SAN FRANCISCO— Tesla posted a surprising profit of $143 million in its latest quarter, raising hopes the electric car pioneer may finally be turning the corner after posting mostly losses during its first decade as a publicly held company.
The positive results announced Wednesday came after Tesla lost $1.1 billion during the first half of the year. That had caused many investors to lose faith in the company even as it boosted sales of its vehicles.
Doubts about Tesla led its stock to fall by 23% so far this year, while the bellwether Standard & Poor’s 500 index has climbed 20%. But Tesla’s shares recovered a big chunk of those losses after its third-quarter numbers came out, soaring 20% to $306 in extended trading.

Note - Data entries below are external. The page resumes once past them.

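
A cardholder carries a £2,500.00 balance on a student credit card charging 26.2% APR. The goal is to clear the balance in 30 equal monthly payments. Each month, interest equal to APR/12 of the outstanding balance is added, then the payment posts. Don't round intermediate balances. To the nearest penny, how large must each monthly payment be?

£114.46

Monthly rate r = 26.2%/12 = 2.18333% = 0.0218333.
Level-payment amortization: P = B₀·r / (1 − (1+r)^(−n)) = 2500.00·0.0218333 / (1 − 1.02183^(−30)).
Denominator 1 − (1+r)^(−30) = 0.476883971.
P = 54.5833 / 0.476883971 ≈ 114.46.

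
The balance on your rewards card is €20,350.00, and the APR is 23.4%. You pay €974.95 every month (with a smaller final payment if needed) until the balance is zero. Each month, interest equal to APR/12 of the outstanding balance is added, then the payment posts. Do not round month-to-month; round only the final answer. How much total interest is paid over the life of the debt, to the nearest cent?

Monthly rate r = 23.4%/12 = 1.95% = 0.0195.
Payoff takes n = ⌈−ln(1 − rB₀/P)/ln(1+r)⌉ = ⌈27.060⌉ = 28 payments; the last is €59.28.
Total paid = 27·€974.95 + €59.28 = €26,382.93.
Total interest = total paid − principal = €26,382.93 − €20,350.00 = €6,032.93.

€6,032.93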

The rally stemmed largely from investors’ surprise given the widespread expectation on Wall Street that Tesla would register yet another significant loss for the July-September period. Analysts surveyed by FactSet had projected Tesla would lose about $253 million during the third quarter.
Instead, Tesla delivered a “jaw dropper,” said Wedbush Securities analyst Daniel Ives. “The Street wanted profitability and Tesla delivered in big fashion.”

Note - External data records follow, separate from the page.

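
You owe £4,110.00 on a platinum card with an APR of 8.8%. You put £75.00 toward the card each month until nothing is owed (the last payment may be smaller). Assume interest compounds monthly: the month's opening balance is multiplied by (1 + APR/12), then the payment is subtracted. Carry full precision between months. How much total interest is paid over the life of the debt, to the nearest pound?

Monthly rate r = 8.8%/12 = 0.733333% = 0.00733333.
Payoff takes n = ⌈−ln(1 − rB₀/P)/ln(1+r)⌉ = ⌈70.340⌉ = 71 payments; the last is £25.53.
Total paid = 70·£75.00 + £25.53 = £5,275.53.
Total interest = total paid − principal = £5,275.53 − £4,110.00 = £1,165.53.

£1,166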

The performance represents a measure of vindication for Tesla’s enigmatic co-founder and CEO Elon Musk, who has been facing more questions about whether he is the right person to be steering the company at this critical juncture.

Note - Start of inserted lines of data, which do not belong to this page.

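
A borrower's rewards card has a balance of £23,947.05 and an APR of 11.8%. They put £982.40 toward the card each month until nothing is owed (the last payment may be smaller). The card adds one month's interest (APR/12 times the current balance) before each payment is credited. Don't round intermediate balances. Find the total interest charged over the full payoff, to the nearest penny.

Monthly rate r = 11.8%/12 = 0.983333% = 0.00983333.
Payoff takes n = ⌈−ln(1 − rB₀/P)/ln(1+r)⌉ = ⌈28.005⌉ = 29 payments; the last is £5.16.
Total paid = 28·£982.40 + £5.16 = £27,512.36.
Total interest = total paid − principal = £27,512.36 − £23,947.05 = £3,565.31.

£3,565.31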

Seemingly emboldened, Musk reiterated a pledge to sell at least 360,000 vehicles this year. Tesla will have to sell about 105,000 cars during the final three months of the year, after delivering a record 97,000 vehicles in the third quarter.
Boosting sales even more in the current quarter is something most analysts have been doubting Tesla will be able to pull off, but that mindset may change after the company’s financial breakthrough in the past quarter.
But Tesla will still have to prove it can sustain the momentum, something that it hasn’t done so far. For instance, the company recorded back-to-back quarterly profits last year, only to sustain huge losses during the first half of this year even as it sold more cars.
The company fared better during the same time last year with a profit of $311 million. That means the net income for this year’s quarter was down 54% by comparison.
Tesla probably would have lost money again in the past quarter if not for mass layoffs and other cost-cutting measures that Musk has imposed this year as he faced mounting pressure to make money.
The company’s operating expenses in the past quarter decreased 16% from last year to $930 million.
In a Wednesday conference call, Musk promised to remain “highly focused” on reaching decisions that help bolster the company’s long-term prospects.
Even so, Tesla will almost certainly post yet another annual loss this year, just as it has done every year since its initial public offering in 2010. Since then, Tesla has amassed more than $5.5 billion in losses.
More financial potholes could still be looming as Tesla faces increasing competition, with more automakers rolling out their own electric vehicles to cater to the growing number of consumers looking for alternatives for fuel-burning vehicles. Many of those automakers will be able to take advantage of alluring tax incentives that are now being phased out for Tesla because of its head start in the field.
“We have passed peak Tesla, it has already seen its best days,” asserted David Kudla, chief investment strategist for Mainstay Capital Management, a financial advisory firm that focuses on the auto industry.